Dienstag, 4. Juli 2017

Leinen, Wald und Licht

The Beguiled von Sofia Coppola


Auf manche neuen Filme freut man sich mehr als auf andere. Vielleicht, weil besondere Schauspielerinnen mitspielen, die man sehr mag und die man lange nicht mehr auf der großen Leinwand gesehen hat. Oder auch, weil die Regisseurin geschätzt wird. Auch kann von Bedeutung sein, dass jene Schauspieler oder diese Regisseure einen schon das halbe Leben lang begleiten und sie einem von daher sehr nahe sind und mit seltsam vielen persönlichen Erinnerungen verknüpft sind.

Auf den neuen Film von Sofia Coppola, den ich gerade im Kino sah, trifft all dies zu. Es spielen unter anderem Nicole Kidman und Kirsten Dunst mit, des Weiteren Colin Farrell und Elle Fanning. Ein sehr schönes und interessantes Casting also und glücklicherweise hält der Film, was er an Träumen und Erwartungen in meinem Kopf zuvor ausgelöst hat. Sofia Coppola ist besonders gut darin Stimmungen zu erzeugen und Frauen auf eine sehr zarte und behutsame Weise zu inszenieren. So auch in diesem Fall.
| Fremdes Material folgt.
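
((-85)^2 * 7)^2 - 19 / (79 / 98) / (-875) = 25258577422141 / 9875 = 2557830625.03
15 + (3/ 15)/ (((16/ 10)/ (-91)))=29/ 8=3.62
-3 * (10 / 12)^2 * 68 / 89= -425 / 267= -1.59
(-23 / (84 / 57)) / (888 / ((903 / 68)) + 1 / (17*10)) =-1597235 / 6844122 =-0.23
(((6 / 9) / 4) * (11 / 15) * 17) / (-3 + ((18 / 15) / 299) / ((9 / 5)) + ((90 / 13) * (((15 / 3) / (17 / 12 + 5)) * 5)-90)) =-4305301 / 136807890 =-0.03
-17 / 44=-0.39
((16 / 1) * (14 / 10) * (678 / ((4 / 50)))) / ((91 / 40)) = 1084800 / 13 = 83446.15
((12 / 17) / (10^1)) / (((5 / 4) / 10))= 48 / 85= 0.56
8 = 8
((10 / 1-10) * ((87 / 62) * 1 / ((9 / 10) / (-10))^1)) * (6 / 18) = 0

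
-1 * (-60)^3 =216000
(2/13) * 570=1140/13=87.69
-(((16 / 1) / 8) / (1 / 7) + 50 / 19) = -316 / 19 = -16.63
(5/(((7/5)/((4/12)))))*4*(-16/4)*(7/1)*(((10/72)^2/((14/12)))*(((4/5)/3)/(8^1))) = -125/1701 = -0.07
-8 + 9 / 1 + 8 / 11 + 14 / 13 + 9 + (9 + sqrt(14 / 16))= 21.74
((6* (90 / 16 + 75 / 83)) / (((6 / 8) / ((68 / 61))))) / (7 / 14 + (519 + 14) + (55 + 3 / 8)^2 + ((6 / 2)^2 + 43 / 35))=660307200 / 40942795021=0.02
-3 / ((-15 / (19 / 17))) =19 / 85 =0.22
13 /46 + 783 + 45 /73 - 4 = 2618901 /3358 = 779.90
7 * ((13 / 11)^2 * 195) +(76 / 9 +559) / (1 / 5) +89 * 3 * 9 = 7782767 / 1089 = 7146.71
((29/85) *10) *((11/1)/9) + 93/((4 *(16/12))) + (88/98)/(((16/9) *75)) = 64816571/2998800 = 21.61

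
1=1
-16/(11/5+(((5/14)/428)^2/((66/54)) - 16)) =31595576320/27251183451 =1.16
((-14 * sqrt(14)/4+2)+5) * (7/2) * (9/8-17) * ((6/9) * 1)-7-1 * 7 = -6559/24+6223 * sqrt(14)/48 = 211.80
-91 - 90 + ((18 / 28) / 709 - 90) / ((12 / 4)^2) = -1895865 / 9926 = -191.00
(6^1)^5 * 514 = 3996864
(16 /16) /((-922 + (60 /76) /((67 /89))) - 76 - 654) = -1273 /2101661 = -0.00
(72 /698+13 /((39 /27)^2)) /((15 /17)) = 7.18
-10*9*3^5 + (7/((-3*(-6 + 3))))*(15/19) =-1246555/57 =-21869.39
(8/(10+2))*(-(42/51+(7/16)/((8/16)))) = -77/68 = -1.13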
In vielen Momenten hat mich dieser Film an Peter Weirs »Picknick at Hanging Rock« erinnert, der allerdings weitaus weniger offensichtlich ist und dem Zuschauer mehr Rätsel als Auflösungen schenkt. In beiden Filmen laufen Nuancen verschiedenster Weiß- und Beigetöne durchs Bild, in der Gestalt von langen Frauenkleidern in schlichten, aber anmutigen Farben, die sich mit ihrer Behutsamen Helligkeit von der dunkleren Natur abzeichnen. Auch hat das Außen und die Natur in beiden Filmen eine wichtige Wirkung – wenn auch in Weirs Film eine weitaus fatalere und autonomere. Dass ist es auch, was Peter Weirs Film dem von Coppola voraus hat: Seine unheimliche Ambiguität. Dennoch: der neue Film von Coppola transportiert in vielen kleinen Szenen Wunderbares. 

Ein Film der Blicke und kleinen Bewegungen, der es mit großer Unaufdringlichkeit schafft eine flirrende Atmosphäre des Begehrens zu erschaffen. Das Licht mit seiner zurückhaltenden Dominanz von nebelhaften Sonnenstrahlen und Kerzenschein tut sein übriges um diesen Eindruck zu verstärken. Schon lange empfand ich das Licht in einem Film nicht mehr so sinnlich, wie in diesem. Es erinnert mich an Barry Lyndon von Stanley Kubrick, der mit nichts Weiterem als eben jenem Kerzen- und Tageslicht ausgeleuchtet wurde. Besonders sind auch die vielen Standbilder und Aufnahmen von alten Bäumen, im Garten des herrschaftlichen Hauses und im nahegelegenen Wald. Vielleicht hätte ich mir den Film noch ein wenig länger gewünscht, mit einer noch etwas langsameren Entwicklung. Ganz entschieden habe ich mich noch nicht, ob ich genau sagen kann wer von den Parteien in diesem Film gewonnen hat und ob es diese klare Grenze zwischen den Frauen und dem einen Mann überhaupt zu ziehen gilt. Auch schwanke ich zwischen Verurteilung und Belustigung, denke ich an diese großartige Szene, in der sich alle Frauen beeilen dem neuen Mann im Haus beim ersten gemeinsamen Essen zu gefallen. Natürlich ist es schmerzhaft zu sehen, wie sie sich dabei verlieren, zugleich ist es aber auch auf eine sehr lustige und verständnisvolle Weise inszeniert, das man nicht anders kann als wissend zu schmunzeln.